Thanks to its usefulness as an indicator of how badly humans are messing up the Earth with global warming, scientists like to keep a pretty close eye on the ice in Antarctica. Now, a massive hole the size of Lake Superior has appeared many miles inland from where the ice meets the ocean, and scientists have little concrete explanation as to why it’s there.
The hole, which is called a polynya, is incredibly puzzling because of its odd behavior. This isn’t the first time it’s been spotted, having appeared last year for a brief period as well, and long before that it was detected back in the 1970s. However, it disappeared for several decades before showing back up, throwing a huge kink in many scientific explanations for its existence.
Could the story above be related to this story below on undersea volcanos?
More than one million underwater volcanoes – Oregon State University
According to Oregon State University (OSU), there may be more than one million underwater volcanoes.
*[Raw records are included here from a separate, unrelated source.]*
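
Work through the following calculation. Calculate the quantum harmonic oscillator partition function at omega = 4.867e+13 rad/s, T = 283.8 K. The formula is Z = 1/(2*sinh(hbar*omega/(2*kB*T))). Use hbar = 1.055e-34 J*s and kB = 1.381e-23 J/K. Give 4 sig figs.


Step 1: Compute x = hbar*omega/(kB*T) = 1.055e-34*4.867e+13/(1.381e-23*283.8) = 1.31
Step 2: x/2 = 0.6551
Step 3: sinh(x/2) = 0.7029
Step 4: Z = 1/(2*0.7029) = 0.7113

0.7113


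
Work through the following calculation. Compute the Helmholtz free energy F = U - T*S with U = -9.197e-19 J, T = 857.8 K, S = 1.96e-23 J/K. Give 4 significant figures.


Step 1: T*S = 857.8 * 1.96e-23 = 1.681e-20 J
Step 2: F = U - T*S = -9.197e-19 - 1.681e-20
Step 3: F = -9.365e-19 J

-9.365e-19


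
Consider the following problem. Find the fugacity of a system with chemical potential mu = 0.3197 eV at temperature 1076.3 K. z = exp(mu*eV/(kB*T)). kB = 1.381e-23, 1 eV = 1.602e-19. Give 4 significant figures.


Step 1: Convert mu to Joules: 0.3197*1.602e-19 = 5.122e-20 J
Step 2: kB*T = 1.381e-23*1076.3 = 1.486e-20 J
Step 3: mu/(kB*T) = 3.446
Step 4: z = exp(3.446) = 31.37

31.37


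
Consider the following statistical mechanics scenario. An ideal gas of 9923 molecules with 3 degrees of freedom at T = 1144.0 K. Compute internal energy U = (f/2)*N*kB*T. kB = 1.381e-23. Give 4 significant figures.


Step 1: f/2 = 3/2 = 1.5
Step 2: N*kB*T = 9923*1.381e-23*1144.0 = 1.568e-16
Step 3: U = 1.5 * 1.568e-16 = 2.352e-16 J

2.352e-16


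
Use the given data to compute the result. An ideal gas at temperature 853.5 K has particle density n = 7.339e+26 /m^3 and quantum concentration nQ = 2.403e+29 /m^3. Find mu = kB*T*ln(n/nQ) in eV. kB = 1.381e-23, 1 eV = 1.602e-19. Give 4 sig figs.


Step 1: n/nQ = 7.339e+26/2.403e+29 = 0.003054
Step 2: ln(n/nQ) = -5.791
Step 3: mu = kB*T*ln(n/nQ) = 1.179e-20*-5.791 = -6.826e-20 J
Step 4: Convert to eV: -6.826e-20/1.602e-19 = -0.4261 eV

-0.4261


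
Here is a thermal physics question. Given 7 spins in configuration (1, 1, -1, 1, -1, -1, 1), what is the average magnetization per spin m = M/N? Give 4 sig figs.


Step 1: Count up spins (+1): 4, down spins (-1): 3
Step 2: Total magnetization M = 4 - 3 = 1
Step 3: m = M/N = 1/7 = 0.1429

0.1429


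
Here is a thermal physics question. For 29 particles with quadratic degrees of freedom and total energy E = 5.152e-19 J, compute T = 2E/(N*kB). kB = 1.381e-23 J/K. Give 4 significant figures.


Step 1: Numerator = 2*E = 2*5.152e-19 = 1.03e-18 J
Step 2: Denominator = N*kB = 29*1.381e-23 = 4.005e-22
Step 3: T = 1.03e-18 / 4.005e-22 = 2573 K

2573


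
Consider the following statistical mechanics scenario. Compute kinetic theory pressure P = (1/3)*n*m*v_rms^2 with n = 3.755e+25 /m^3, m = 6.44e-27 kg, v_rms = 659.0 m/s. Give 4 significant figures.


Step 1: v_rms^2 = 659.0^2 = 4.343e+05
Step 2: n*m = 3.755e+25*6.44e-27 = 0.2418
Step 3: P = (1/3)*0.2418*4.343e+05 = 3.501e+04 Pa

3.501e+04


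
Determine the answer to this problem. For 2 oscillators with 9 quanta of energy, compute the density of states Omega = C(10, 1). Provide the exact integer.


Step 1: Use binomial coefficient C(10, 1)
Step 2: Numerator = 10! / 9!
Step 3: Denominator = 1!
Step 4: Omega = 10

10


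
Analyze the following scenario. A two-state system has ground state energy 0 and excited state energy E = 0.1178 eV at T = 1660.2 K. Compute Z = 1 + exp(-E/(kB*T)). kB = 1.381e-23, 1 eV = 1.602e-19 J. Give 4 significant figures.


Step 1: Compute beta*E = E*eV/(kB*T) = 0.1178*1.602e-19/(1.381e-23*1660.2) = 0.8231
Step 2: exp(-beta*E) = exp(-0.8231) = 0.4391
Step 3: Z = 1 + 0.4391 = 1.439

1.439


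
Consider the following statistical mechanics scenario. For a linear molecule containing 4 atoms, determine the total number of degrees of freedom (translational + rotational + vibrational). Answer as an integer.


Step 1: Translational DOF = 3
Step 2: Rotational DOF (linear) = 2
Step 3: Vibrational DOF = 3*4 - 5 = 7
Step 4: Total = 3 + 2 + 7 = 12

12


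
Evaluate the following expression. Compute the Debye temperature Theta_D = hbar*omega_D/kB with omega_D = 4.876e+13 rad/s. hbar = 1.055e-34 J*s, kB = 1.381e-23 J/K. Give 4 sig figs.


Step 1: hbar*omega_D = 1.055e-34 * 4.876e+13 = 5.144e-21 J
Step 2: Theta_D = 5.144e-21 / 1.381e-23
Step 3: Theta_D = 372.5 K

372.5


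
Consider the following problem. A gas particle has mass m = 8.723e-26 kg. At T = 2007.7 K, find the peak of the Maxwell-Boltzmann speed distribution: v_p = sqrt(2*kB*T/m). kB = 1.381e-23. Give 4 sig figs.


Step 1: Numerator = 2*kB*T = 2*1.381e-23*2007.7 = 5.545e-20
Step 2: Ratio = 5.545e-20 / 8.723e-26 = 6.357e+05
Step 3: v_p = sqrt(6.357e+05) = 797.3 m/s

797.3


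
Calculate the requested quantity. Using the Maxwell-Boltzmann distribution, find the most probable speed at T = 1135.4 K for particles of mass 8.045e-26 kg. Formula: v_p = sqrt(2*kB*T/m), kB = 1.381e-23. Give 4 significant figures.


Step 1: Numerator = 2*kB*T = 2*1.381e-23*1135.4 = 3.136e-20
Step 2: Ratio = 3.136e-20 / 8.045e-26 = 3.898e+05
Step 3: v_p = sqrt(3.898e+05) = 624.3 m/s

624.3


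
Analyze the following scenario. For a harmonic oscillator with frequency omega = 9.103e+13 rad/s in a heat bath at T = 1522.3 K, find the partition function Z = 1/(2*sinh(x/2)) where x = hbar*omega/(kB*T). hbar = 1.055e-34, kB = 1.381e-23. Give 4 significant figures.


Step 1: Compute x = hbar*omega/(kB*T) = 1.055e-34*9.103e+13/(1.381e-23*1522.3) = 0.4568
Step 2: x/2 = 0.2284
Step 3: sinh(x/2) = 0.2304
Step 4: Z = 1/(2*0.2304) = 2.17

2.17


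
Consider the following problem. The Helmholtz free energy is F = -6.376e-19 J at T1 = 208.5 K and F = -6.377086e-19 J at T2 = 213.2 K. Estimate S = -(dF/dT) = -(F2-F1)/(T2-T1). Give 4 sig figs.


Step 1: dF = F2 - F1 = -6.377086e-19 - (-6.376e-19) = -1.086e-22 J
Step 2: dT = T2 - T1 = 213.2 - 208.5 = 4.7 K
Step 3: S = -dF/dT = -(-1.086e-22)/4.7 = 2.311e-23 J/K

2.311e-23


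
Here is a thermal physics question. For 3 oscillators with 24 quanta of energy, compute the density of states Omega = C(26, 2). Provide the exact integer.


Step 1: Use binomial coefficient C(26, 2)
Step 2: Numerator = 26! / 24!
Step 3: Denominator = 2!
Step 4: Omega = 325

325


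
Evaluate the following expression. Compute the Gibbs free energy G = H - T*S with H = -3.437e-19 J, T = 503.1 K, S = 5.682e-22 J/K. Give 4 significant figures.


Step 1: T*S = 503.1 * 5.682e-22 = 2.859e-19 J
Step 2: G = H - T*S = -3.437e-19 - 2.859e-19
Step 3: G = -6.296e-19 J

-6.296e-19


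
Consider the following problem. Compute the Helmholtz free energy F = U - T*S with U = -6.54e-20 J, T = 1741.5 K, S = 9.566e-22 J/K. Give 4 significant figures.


Step 1: T*S = 1741.5 * 9.566e-22 = 1.666e-18 J
Step 2: F = U - T*S = -6.54e-20 - 1.666e-18
Step 3: F = -1.731e-18 J

-1.731e-18


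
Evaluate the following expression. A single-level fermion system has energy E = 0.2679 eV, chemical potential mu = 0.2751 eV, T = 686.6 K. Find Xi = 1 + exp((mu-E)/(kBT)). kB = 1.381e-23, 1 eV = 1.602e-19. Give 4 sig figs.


Step 1: (mu - E) = 0.2751 - 0.2679 = 0.0072 eV
Step 2: x = (mu-E)*eV/(kB*T) = 0.0072*1.602e-19/(1.381e-23*686.6) = 0.1216
Step 3: exp(x) = 1.129
Step 4: Xi = 1 + 1.129 = 2.129

2.129


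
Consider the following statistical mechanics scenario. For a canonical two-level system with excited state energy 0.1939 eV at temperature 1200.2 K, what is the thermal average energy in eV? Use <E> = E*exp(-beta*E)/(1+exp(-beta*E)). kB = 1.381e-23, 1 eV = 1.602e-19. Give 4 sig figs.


Step 1: beta*E = 0.1939*1.602e-19/(1.381e-23*1200.2) = 1.874
Step 2: exp(-beta*E) = 0.1535
Step 3: <E> = 0.1939*0.1535/(1+0.1535) = 0.0258 eV

0.0258


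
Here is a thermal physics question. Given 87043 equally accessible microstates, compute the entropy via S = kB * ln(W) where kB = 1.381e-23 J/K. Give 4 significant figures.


Step 1: ln(W) = ln(87043) = 11.37
Step 2: S = kB * ln(W) = 1.381e-23 * 11.37
Step 3: S = 1.571e-22 J/K

1.571e-22


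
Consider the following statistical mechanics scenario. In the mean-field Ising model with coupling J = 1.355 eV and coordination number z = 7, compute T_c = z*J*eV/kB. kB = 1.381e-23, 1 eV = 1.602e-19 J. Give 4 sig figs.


Step 1: z*J = 7*1.355 = 9.485 eV
Step 2: Convert to Joules: 9.485*1.602e-19 = 1.519e-18 J
Step 3: T_c = 1.519e-18 / 1.381e-23 = 1.1e+05 K

1.1e+05


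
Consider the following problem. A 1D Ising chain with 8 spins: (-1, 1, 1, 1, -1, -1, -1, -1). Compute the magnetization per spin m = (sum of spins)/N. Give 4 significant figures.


Step 1: Count up spins (+1): 3, down spins (-1): 5
Step 2: Total magnetization M = 3 - 5 = -2
Step 3: m = M/N = -2/8 = -0.25

-0.25


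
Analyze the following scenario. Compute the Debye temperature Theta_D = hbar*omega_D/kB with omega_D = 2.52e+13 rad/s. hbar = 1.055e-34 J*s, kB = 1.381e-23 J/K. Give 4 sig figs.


Step 1: hbar*omega_D = 1.055e-34 * 2.52e+13 = 2.659e-21 J
Step 2: Theta_D = 2.659e-21 / 1.381e-23
Step 3: Theta_D = 192.5 K

192.5


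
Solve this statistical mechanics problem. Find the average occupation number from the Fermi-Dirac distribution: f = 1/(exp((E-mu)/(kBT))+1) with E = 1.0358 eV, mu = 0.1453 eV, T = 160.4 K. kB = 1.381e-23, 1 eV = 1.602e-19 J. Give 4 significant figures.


Step 1: (E - mu) = 1.0358 - 0.1453 = 0.8905 eV
Step 2: Convert: (E-mu)*eV = 1.427e-19 J
Step 3: x = (E-mu)*eV/(kB*T) = 64.4
Step 4: f = 1/(exp(64.4)+1) = 1.073e-28

1.073e-28


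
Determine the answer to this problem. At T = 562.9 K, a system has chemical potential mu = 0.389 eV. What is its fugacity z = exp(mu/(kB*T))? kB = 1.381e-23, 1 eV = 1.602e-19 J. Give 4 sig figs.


Step 1: Convert mu to Joules: 0.389*1.602e-19 = 6.232e-20 J
Step 2: kB*T = 1.381e-23*562.9 = 7.774e-21 J
Step 3: mu/(kB*T) = 8.017
Step 4: z = exp(8.017) = 3031

3031


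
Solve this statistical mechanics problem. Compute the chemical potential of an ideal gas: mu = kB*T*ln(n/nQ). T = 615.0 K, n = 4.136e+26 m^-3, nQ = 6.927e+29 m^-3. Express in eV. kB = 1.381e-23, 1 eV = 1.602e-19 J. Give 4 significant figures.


Step 1: n/nQ = 4.136e+26/6.927e+29 = 0.0005971
Step 2: ln(n/nQ) = -7.423
Step 3: mu = kB*T*ln(n/nQ) = 8.493e-21*-7.423 = -6.305e-20 J
Step 4: Convert to eV: -6.305e-20/1.602e-19 = -0.3936 eV

-0.3936


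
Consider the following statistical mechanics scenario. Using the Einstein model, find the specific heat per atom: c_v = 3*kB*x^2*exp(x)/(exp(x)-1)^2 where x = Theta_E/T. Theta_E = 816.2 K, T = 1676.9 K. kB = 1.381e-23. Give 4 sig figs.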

Here’s how their website puts it:
“If an estimate of 4,000 volcanoes per million square kilometers on the floor of the Pacific Ocean is extrapolated for all the oceans than there are more than a million submarine (underwater) volcanoes. Perhaps as many as 75,000 of these volcanoes rise over half a mile (1 kilometer) above the ocean floor.”
Your thoughts? Are they related?
Most likely just another hot volcano.